Just as genocide is a concept that is so beyond a 5 year old that I am keeping it from her at the moment (hence she has no knowledge at the moment of WWII, for instance — though I am unavoidably laying the groundwork, given her interest in Native Americans), so too is the idea of loyalty to the point of violence on behalf of another.  Because so often, “joining up” is not done out of any interest in geo-politics or flexing colonial muscle – but “patriotism” – loyalty to country.  “My country right or wrong.”  As if the generals and admirals and legislators and kings and presidents were the buddy we went to elementary school with.  And that is how good people can give in to a good idea – loyalty is archetypically good, but what about loyalty to entities embodying bad ideas?
She isn’t ready for that idea because she is unfamiliar with adolescent boys and the roots of the barroom brawl, and until she gets a window into that… well, the whole idea of joining the military is likely to be beyond her.  And she is probably going to say some unkind things in her incomprehension.  Just like we all do.  Speak, learn, repent.  Repeat.

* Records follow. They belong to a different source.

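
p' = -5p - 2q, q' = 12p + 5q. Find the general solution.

Coefficient matrix A = [[-5, -2], [12, 5]].
Characteristic polynomial det(A - λI) = λ^2 - 1 = 0.
Eigenvalues λ = -1, 1.
For λ=-1: (A-λI) row 1 is [-4, -2], so an eigenvector is (-1, 2).
For λ=1: (A-λI) row 1 is [-6, -2], so an eigenvector is (1, -3).
General solution: K_1e^(-t)(-1,2) + K_2e^(t)(1,-3).

p(t) = -K_1e^(-t) + K_2e^(t), q(t) = 2K_1e^(-t) - 3K_2e^(t)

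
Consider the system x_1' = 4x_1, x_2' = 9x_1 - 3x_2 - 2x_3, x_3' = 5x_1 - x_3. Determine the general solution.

x_1(t) = K_2e^(4t), x_2(t) = K_1e^(-3t) + K_2e^(4t) - K_3e^(-t), x_3(t) = K_2e^(4t) + K_3e^(-t)

Coefficient matrix A = [[4, 0, 0], [9, -3, -2], [5, 0, -1]].
det(A - λI) = 0 gives eigenvalues λ = -3, 4, -1.
For λ=-3: eigenvector (0,1,0).
For λ=4: eigenvector (1,1,1).
For λ=-1: eigenvector (0,-1,1).
General solution: K_1e^(-3t)(0,1,0) + K_2e^(4t)(1,1,1) + K_3e^(-t)(0,-1,1).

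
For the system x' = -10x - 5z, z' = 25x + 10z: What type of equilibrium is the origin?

A = [[-10,-5],[25,10]]; det(A-λI) = λ^2 + 25.
λ = 0 ± 5i: zero real part.

center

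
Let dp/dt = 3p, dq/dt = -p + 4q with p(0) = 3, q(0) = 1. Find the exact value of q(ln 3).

-81

A = [[3,0],[-1,4]]; eigenvalues λ = 4, 3.
Eigenvectors: (0,-1) for λ=4, (1,1) for λ=3.
From the initial condition, c_1 = 2, c_2 = 3.
q(ln 3) = (2)(3^4)(-1) + (3)(3^3)(1) = -81.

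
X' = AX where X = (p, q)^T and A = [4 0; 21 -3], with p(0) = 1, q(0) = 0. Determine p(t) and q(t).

p(t) = e^(4t), q(t) = 3e^(4t) - 3e^(-3t)

Coefficient matrix A = [[4, 0], [21, -3]].
Characteristic polynomial det(A - λI) = λ^2 - λ - 12 = 0.
Eigenvalues λ = -3, 4.
For λ=-3: (A-λI) row 1 is [7, 0], so an eigenvector is (0, -1).
For λ=4: (A-λI) row 2 is [21, -7], so an eigenvector is (1, 3).
General solution: C_1e^(-3t)(0,-1) + C_2e^(4t)(1,3).
Applying p(0)=1, q(0)=0 gives C_1=3, C_2=1.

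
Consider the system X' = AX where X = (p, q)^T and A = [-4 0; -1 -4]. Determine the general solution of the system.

Coefficient matrix A = [[-4, 0], [-1, -4]].
Characteristic polynomial det(A - λI) = λ^2 + 8λ + 16 = 0.
Single eigenvalue λ = -4 with algebraic multiplicity 2.
Eigenvector v = (0,-1); generalized eigenvector w with (A-λI)w=v is (1,-2).
General solution: e^(-4t)[K_1·v + K_2·(t·v + w)].

p(t) = K_2e^(-4t), q(t) = -K_1e^(-4t) - K_2te^(-4t) - 2K_2e^(-4t)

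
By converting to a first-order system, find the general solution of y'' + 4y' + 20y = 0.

y(t) = c_1e^(-2t)cos(4t) + c_2e^(-2t)sin(4t)

Let x_1 = y, x_2 = y'. Then x_1' = x_2 and x_2' = -20x_1 - 4x_2.
A = [[0,1],[-20,-4]]; det(A-λI) = λ^2 + 4λ + 20.
Eigenvalues λ = -2 ± 4i.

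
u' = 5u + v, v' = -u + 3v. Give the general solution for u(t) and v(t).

Coefficient matrix A = [[5, 1], [-1, 3]].
Characteristic polynomial det(A - λI) = λ^2 - 8λ + 16 = 0.
Single eigenvalue λ = 4 with algebraic multiplicity 2.
Eigenvector v = (1,-1); generalized eigenvector w with (A-λI)w=v is (-2,3).
General solution: e^(4t)[K_1·v + K_2·(t·v + w)].

u(t) = K_1e^(4t) + K_2te^(4t) - 2K_2e^(4t), v(t) = -K_1e^(4t) - K_2te^(4t) + 3K_2e^(4t)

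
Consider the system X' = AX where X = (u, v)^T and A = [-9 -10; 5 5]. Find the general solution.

u(t) = -c_1e^(-2t)sin(t) + 3c_1e^(-2t)cos(t) + 3c_2e^(-2t)sin(t) + c_2e^(-2t)cos(t), v(t) = c_1e^(-2t)sin(t) - 2c_1e^(-2t)cos(t) - 2c_2e^(-2t)sin(t) - c_2e^(-2t)cos(t)

Coefficient matrix A = [[-9, -10], [5, 5]].
Characteristic polynomial det(A - λI) = λ^2 + 4λ + 5 = 0.
Eigenvalues λ = -2 ± i (complex conjugate pair).
For λ=-2+i: an eigenvector is (3,-2) - i(-1,1) = (3 + i, -2 - i).
A real fundamental pair from Re and Im of e^((-2+i)t)v: X_1 = e^(-2t)(cos(t)·(3,-2) + sin(t)·(-1,1)), X_2 = e^(-2t)(sin(t)·(3,-2) - cos(t)·(-1,1)).
General solution: c_1X_1 + c_2X_2.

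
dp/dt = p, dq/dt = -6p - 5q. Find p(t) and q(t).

Coefficient matrix A = [[1, 0], [-6, -5]].
Characteristic polynomial det(A - λI) = λ^2 + 4λ - 5 = 0.
Eigenvalues λ = 1, -5.
For λ=1: (A-λI) row 2 is [-6, -6], so an eigenvector is (-1, 1).
For λ=-5: (A-λI) row 1 is [6, 0], so an eigenvector is (0, -1).
General solution: c_1e^(t)(-1,1) + c_2e^(-5t)(0,-1).

p(t) = -c_1e^(t), q(t) = c_1e^(t) - c_2e^(-5t)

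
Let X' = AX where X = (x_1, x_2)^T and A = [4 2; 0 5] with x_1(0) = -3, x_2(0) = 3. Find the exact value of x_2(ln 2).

A = [[4,2],[0,5]]; eigenvalues λ = 4, 5.
Eigenvectors: (-1,0) for λ=4, (2,1) for λ=5.
From the initial condition, c_1 = 9, c_2 = 3.
x_2(ln 2) = (9)(2^4)(0) + (3)(2^5)(1) = 96.

96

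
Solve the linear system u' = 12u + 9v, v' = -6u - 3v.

u(t) = K_1e^(3t) - 3K_2e^(6t), v(t) = -K_1e^(3t) + 2K_2e^(6t)

Coefficient matrix A = [[12, 9], [-6, -3]].
Characteristic polynomial det(A - λI) = λ^2 - 9λ + 18 = 0.
Eigenvalues λ = 3, 6.
For λ=3: (A-λI) row 1 is [9, 9], so an eigenvector is (1, -1).
For λ=6: (A-λI) row 1 is [6, 9], so an eigenvector is (-3, 2).
General solution: K_1e^(3t)(1,-1) + K_2e^(6t)(-3,2).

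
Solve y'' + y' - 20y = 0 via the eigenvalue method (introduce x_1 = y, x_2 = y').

y(t) = C_1e^(4t) + C_2e^(-5t)

Let x_1 = y, x_2 = y'. Then x_1' = x_2 and x_2' = 20x_1 - x_2.
A = [[0,1],[20,-1]]; det(A-λI) = λ^2 + λ - 20.
Eigenvalues λ = 4, -5 with eigenvectors (1,4), (1,-5).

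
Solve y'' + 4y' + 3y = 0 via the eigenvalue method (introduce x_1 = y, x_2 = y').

Let x_1 = y, x_2 = y'. Then x_1' = x_2 and x_2' = -3x_1 - 4x_2.
A = [[0,1],[-3,-4]]; det(A-λI) = λ^2 + 4λ + 3.
Eigenvalues λ = -1, -3 with eigenvectors (1,-1), (1,-3).

y(t) = K_1e^(-t) + K_2e^(-3t)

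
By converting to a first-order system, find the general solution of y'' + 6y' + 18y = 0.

y(t) = c_1e^(-3t)cos(3t) + c_2e^(-3t)sin(3t)

Let x_1 = y, x_2 = y'. Then x_1' = x_2 and x_2' = -18x_1 - 6x_2.
A = [[0,1],[-18,-6]]; det(A-λI) = λ^2 + 6λ + 18.
Eigenvalues λ = -3 ± 3i.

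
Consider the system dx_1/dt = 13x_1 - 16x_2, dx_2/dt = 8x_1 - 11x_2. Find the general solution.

Coefficient matrix A = [[13, -16], [8, -11]].
Characteristic polynomial det(A - λI) = λ^2 - 2λ - 15 = 0.
Eigenvalues λ = 5, -3.
For λ=5: (A-λI) row 1 is [8, -16], so an eigenvector is (2, 1).
For λ=-3: (A-λI) row 1 is [16, -16], so an eigenvector is (-1, -1).
General solution: c_1e^(5t)(2,1) + c_2e^(-3t)(-1,-1).

x_1(t) = 2c_1e^(5t) - c_2e^(-3t), x_2(t) = c_1e^(5t) - c_2e^(-3t)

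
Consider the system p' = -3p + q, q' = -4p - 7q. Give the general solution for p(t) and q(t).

p(t) = C_1e^(-5t) + C_2te^(-5t), q(t) = -2C_1e^(-5t) - 2C_2te^(-5t) + C_2e^(-5t)

Coefficient matrix A = [[-3, 1], [-4, -7]].
Characteristic polynomial det(A - λI) = λ^2 + 10λ + 25 = 0.
Single eigenvalue λ = -5 with algebraic multiplicity 2.
Eigenvector v = (1,-2); generalized eigenvector w with (A-λI)w=v is (0,1).
General solution: e^(-5t)[C_1·v + C_2·(t·v + w)].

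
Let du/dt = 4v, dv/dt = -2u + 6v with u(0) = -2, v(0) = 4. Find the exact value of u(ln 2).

A = [[0,4],[-2,6]]; eigenvalues λ = 4, 2.
Eigenvectors: (-1,-1) for λ=4, (2,1) for λ=2.
From the initial condition, c_1 = -10, c_2 = -6.
u(ln 2) = (-10)(2^4)(-1) + (-6)(2^2)(2) = 112.

112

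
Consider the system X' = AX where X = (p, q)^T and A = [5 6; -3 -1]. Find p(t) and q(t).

p(t) = -K_1e^(2t)sin(3t) - K_1e^(2t)cos(3t) - K_2e^(2t)sin(3t) + K_2e^(2t)cos(3t), q(t) = K_1e^(2t)sin(3t) - K_2e^(2t)cos(3t)

Coefficient matrix A = [[5, 6], [-3, -1]].
Characteristic polynomial det(A - λI) = λ^2 - 4λ + 13 = 0.
Eigenvalues λ = 2 ± 3i (complex conjugate pair).
For λ=2+3i: an eigenvector is (-1,0) - i(-1,1) = (-1 + i, 0 - i).
A real fundamental pair from Re and Im of e^((2+3i)t)v: X_1 = e^(2t)(cos(3t)·(-1,0) + sin(3t)·(-1,1)), X_2 = e^(2t)(sin(3t)·(-1,0) - cos(3t)·(-1,1)).
General solution: K_1X_1 + K_2X_2.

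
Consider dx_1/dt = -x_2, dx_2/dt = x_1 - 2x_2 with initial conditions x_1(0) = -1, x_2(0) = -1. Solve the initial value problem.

x_1(t) = -e^(-t), x_2(t) = -e^(-t)

Coefficient matrix A = [[0, -1], [1, -2]].
Characteristic polynomial det(A - λI) = λ^2 + 2λ + 1 = 0.
Single eigenvalue λ = -1 with algebraic multiplicity 2.
Eigenvector v = (1,1); generalized eigenvector w with (A-λI)w=v is (0,-1).
General solution: e^(-t)[C_1·v + C_2·(t·v + w)].
Applying x_1(0)=-1, x_2(0)=-1 gives C_1=-1, C_2=0.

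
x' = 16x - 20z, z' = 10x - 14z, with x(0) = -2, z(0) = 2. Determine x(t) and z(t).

Coefficient matrix A = [[16, -20], [10, -14]].
Characteristic polynomial det(A - λI) = λ^2 - 2λ - 24 = 0.
Eigenvalues λ = 6, -4.
For λ=6: (A-λI) row 1 is [10, -20], so an eigenvector is (-2, -1).
For λ=-4: (A-λI) row 1 is [20, -20], so an eigenvector is (1, 1).
General solution: C_1e^(6t)(-2,-1) + C_2e^(-4t)(1,1).
Applying x(0)=-2, z(0)=2 gives C_1=4, C_2=6.

x(t) = -8e^(6t) + 6e^(-4t), z(t) = -4e^(6t) + 6e^(-4t)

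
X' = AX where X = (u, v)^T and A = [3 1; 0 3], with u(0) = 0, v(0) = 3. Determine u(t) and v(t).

Coefficient matrix A = [[3, 1], [0, 3]].
Characteristic polynomial det(A - λI) = λ^2 - 6λ + 9 = 0.
Single eigenvalue λ = 3 with algebraic multiplicity 2.
Eigenvector v = (-1,0); generalized eigenvector w with (A-λI)w=v is (1,-1).
General solution: e^(3t)[K_1·v + K_2·(t·v + w)].
Applying u(0)=0, v(0)=3 gives K_1=-3, K_2=-3.

u(t) = 3te^(3t), v(t) = 3e^(3t)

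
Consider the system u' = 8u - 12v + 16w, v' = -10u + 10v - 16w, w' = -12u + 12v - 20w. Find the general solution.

u(t) = 2c_1e^(-2t) - 2c_2e^(-4t) - c_3e^(4t), v(t) = -c_1e^(-2t) + 2c_2e^(-4t) + c_3e^(4t), w(t) = -2c_1e^(-2t) + 3c_2e^(-4t) + c_3e^(4t)

Coefficient matrix A = [[8, -12, 16], [-10, 10, -16], [-12, 12, -20]].
det(A - λI) = 0 gives eigenvalues λ = -2, -4, 4.
For λ=-2: eigenvector (2,-1,-2).
For λ=-4: eigenvector (-2,2,3).
For λ=4: eigenvector (-1,1,1).
General solution: c_1e^(-2t)(2,-1,-2) + c_2e^(-4t)(-2,2,3) + c_3e^(4t)(-1,1,1).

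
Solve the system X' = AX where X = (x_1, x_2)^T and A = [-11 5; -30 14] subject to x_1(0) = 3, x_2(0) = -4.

Coefficient matrix A = [[-11, 5], [-30, 14]].
Characteristic polynomial det(A - λI) = λ^2 - 3λ - 4 = 0.
Eigenvalues λ = 4, -1.
For λ=4: (A-λI) row 1 is [-15, 5], so an eigenvector is (-1, -3).
For λ=-1: (A-λI) row 1 is [-10, 5], so an eigenvector is (-1, -2).
General solution: c_1e^(4t)(-1,-3) + c_2e^(-t)(-1,-2).
Applying x_1(0)=3, x_2(0)=-4 gives c_1=10, c_2=-13.

x_1(t) = -10e^(4t) + 13e^(-t), x_2(t) = -30e^(4t) + 26e^(-t)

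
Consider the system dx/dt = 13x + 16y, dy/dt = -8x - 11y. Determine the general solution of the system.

x(t) = K_1e^(-3t) - 2K_2e^(5t), y(t) = -K_1e^(-3t) + K_2e^(5t)

Coefficient matrix A = [[13, 16], [-8, -11]].
Characteristic polynomial det(A - λI) = λ^2 - 2λ - 15 = 0.
Eigenvalues λ = -3, 5.
For λ=-3: (A-λI) row 1 is [16, 16], so an eigenvector is (1, -1).
For λ=5: (A-λI) row 1 is [8, 16], so an eigenvector is (-2, 1).
General solution: K_1e^(-3t)(1,-1) + K_2e^(5t)(-2,1).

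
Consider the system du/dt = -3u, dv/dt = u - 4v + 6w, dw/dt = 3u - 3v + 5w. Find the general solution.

Coefficient matrix A = [[-3, 0, 0], [1, -4, 6], [3, -3, 5]].
det(A - λI) = 0 gives eigenvalues λ = -1, 2, -3.
For λ=-1: eigenvector (0,2,1).
For λ=2: eigenvector (0,-1,-1).
For λ=-3: eigenvector (1,1,0).
General solution: C_1e^(-t)(0,2,1) + C_2e^(2t)(0,-1,-1) + C_3e^(-3t)(1,1,0).

u(t) = C_3e^(-3t), v(t) = 2C_1e^(-t) - C_2e^(2t) + C_3e^(-3t), w(t) = C_1e^(-t) - C_2e^(2t)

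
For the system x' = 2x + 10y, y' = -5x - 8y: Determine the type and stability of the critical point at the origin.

A = [[2,10],[-5,-8]]; det(A-λI) = λ^2 + 6λ + 34.
λ = -3 ± 5i: negative real part.

stable spiral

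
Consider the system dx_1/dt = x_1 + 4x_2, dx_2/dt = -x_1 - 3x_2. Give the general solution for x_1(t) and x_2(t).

x_1(t) = -2C_1e^(-t) - 2C_2te^(-t) + 3C_2e^(-t), x_2(t) = C_1e^(-t) + C_2te^(-t) - 2C_2e^(-t)

Coefficient matrix A = [[1, 4], [-1, -3]].
Characteristic polynomial det(A - λI) = λ^2 + 2λ + 1 = 0.
Single eigenvalue λ = -1 with algebraic multiplicity 2.
Eigenvector v = (-2,1); generalized eigenvector w with (A-λI)w=v is (3,-2).
General solution: e^(-t)[C_1·v + C_2·(t·v + w)].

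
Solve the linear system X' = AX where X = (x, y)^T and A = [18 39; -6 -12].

x(t) = 2c_1e^(3t)sin(3t) + 3c_1e^(3t)cos(3t) + 3c_2e^(3t)sin(3t) - 2c_2e^(3t)cos(3t), y(t) = -c_1e^(3t)sin(3t) - c_1e^(3t)cos(3t) - c_2e^(3t)sin(3t) + c_2e^(3t)cos(3t)

Coefficient matrix A = [[18, 39], [-6, -12]].
Characteristic polynomial det(A - λI) = λ^2 - 6λ + 18 = 0.
Eigenvalues λ = 3 ± 3i (complex conjugate pair).
For λ=3+3i: an eigenvector is (3,-1) - i(2,-1) = (3 - 2i, -1 + i).
A real fundamental pair from Re and Im of e^((3+3i)t)v: X_1 = e^(3t)(cos(3t)·(3,-1) + sin(3t)·(2,-1)), X_2 = e^(3t)(sin(3t)·(3,-1) - cos(3t)·(2,-1)).
General solution: c_1X_1 + c_2X_2.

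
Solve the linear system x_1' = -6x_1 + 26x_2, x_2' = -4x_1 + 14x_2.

x_1(t) = -2C_1e^(4t)sin(2t) + 3C_1e^(4t)cos(2t) + 3C_2e^(4t)sin(2t) + 2C_2e^(4t)cos(2t), x_2(t) = -C_1e^(4t)sin(2t) + C_1e^(4t)cos(2t) + C_2e^(4t)sin(2t) + C_2e^(4t)cos(2t)

Coefficient matrix A = [[-6, 26], [-4, 14]].
Characteristic polynomial det(A - λI) = λ^2 - 8λ + 20 = 0.
Eigenvalues λ = 4 ± 2i (complex conjugate pair).
For λ=4+2i: an eigenvector is (3,1) - i(-2,-1) = (3 + 2i, 1 + i).
A real fundamental pair from Re and Im of e^((4+2i)t)v: X_1 = e^(4t)(cos(2t)·(3,1) + sin(2t)·(-2,-1)), X_2 = e^(4t)(sin(2t)·(3,1) - cos(2t)·(-2,-1)).
General solution: C_1X_1 + C_2X_2.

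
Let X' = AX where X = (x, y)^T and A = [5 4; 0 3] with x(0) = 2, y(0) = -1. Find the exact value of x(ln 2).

16

A = [[5,4],[0,3]]; eigenvalues λ = 3, 5.
Eigenvectors: (-2,1) for λ=3, (-1,0) for λ=5.
From the initial condition, c_1 = -1, c_2 = 0.
x(ln 2) = (-1)(2^3)(-2) + (0)(2^5)(-1) = 16.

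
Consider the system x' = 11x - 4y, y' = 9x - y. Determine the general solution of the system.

x(t) = -2K_1e^(5t) - 2K_2te^(5t) - K_2e^(5t), y(t) = -3K_1e^(5t) - 3K_2te^(5t) - K_2e^(5t)

Coefficient matrix A = [[11, -4], [9, -1]].
Characteristic polynomial det(A - λI) = λ^2 - 10λ + 25 = 0.
Single eigenvalue λ = 5 with algebraic multiplicity 2.
Eigenvector v = (-2,-3); generalized eigenvector w with (A-λI)w=v is (-1,-1).
General solution: e^(5t)[K_1·v + K_2·(t·v + w)].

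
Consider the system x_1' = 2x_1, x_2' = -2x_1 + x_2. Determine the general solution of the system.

Coefficient matrix A = [[2, 0], [-2, 1]].
Characteristic polynomial det(A - λI) = λ^2 - 3λ + 2 = 0.
Eigenvalues λ = 1, 2.
For λ=1: (A-λI) row 1 is [1, 0], so an eigenvector is (0, 1).
For λ=2: (A-λI) row 2 is [-2, -1], so an eigenvector is (1, -2).
General solution: K_1e^(t)(0,1) + K_2e^(2t)(1,-2).

x_1(t) = K_2e^(2t), x_2(t) = K_1e^(t) - 2K_2e^(2t)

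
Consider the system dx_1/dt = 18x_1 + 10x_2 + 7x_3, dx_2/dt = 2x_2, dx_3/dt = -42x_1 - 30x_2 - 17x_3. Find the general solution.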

I am trying to give her an idea of loyalty on a more global scale (treaties!), and the trouble it can lead to, through our discussions of WWI.  When too many people had promised to stick up for somebody or another if they got involved in a fight, and then they did, and honor demanded that they roll up their shirt sleeves and jump in, escalating a 2 man fight into a full on cue-stick snapping, bottle breaking, chair throwing free for all.

In the meantime, the far more dominant answer to the “why” question – the answer we keep coming back to – is fear – fear and his sister, desire.  These are ideas that a 5 year old can easily understand:  wanting something someone else has, fearing that what she has will be taken from her, or destroyed.  She understands that sometimes she misbehaves out of fear or desire, but she still is puzzled about the killing part.  Why do some grownups reach the point of killing?  We kill because someone has something (oil, land, etc) that we want, or because we think someone wants to take or destroy what we have (our safety, our land, our freedom.)

It has been a difficult few months, working with my little girl through her obsessive concern with state-sanctioned killing and the machines of killing – bayonets and cannons, guns and bombs, planes and helicopters and submarines, land mines and hand grenades… Not long ago, I interrupted her in the midst of her “tell me the story of another war” litany to ask, “It makes me sad to talk about war, Hannah.  Why do you want to know so much about war?”

“I’m just trying to figure it out, Mommy.  I don’t understand about war yet, and so I need to keep asking you more questions.  Can you tell me the story of another war, Mommy?”

And so I took a deep breath, and began, “Did you know that the story of Channukah is a war story?  It is about a miracle that happened during a war a long long time ago, before Jesus was born…”

Dear God, I pray she never thinks she has this figured out.  I pray she can always say, “I don’t understand about war yet…”  Even if it means I must keep on having these conversations in the years and decades to come.  In pain I bring her forth, my beloved child.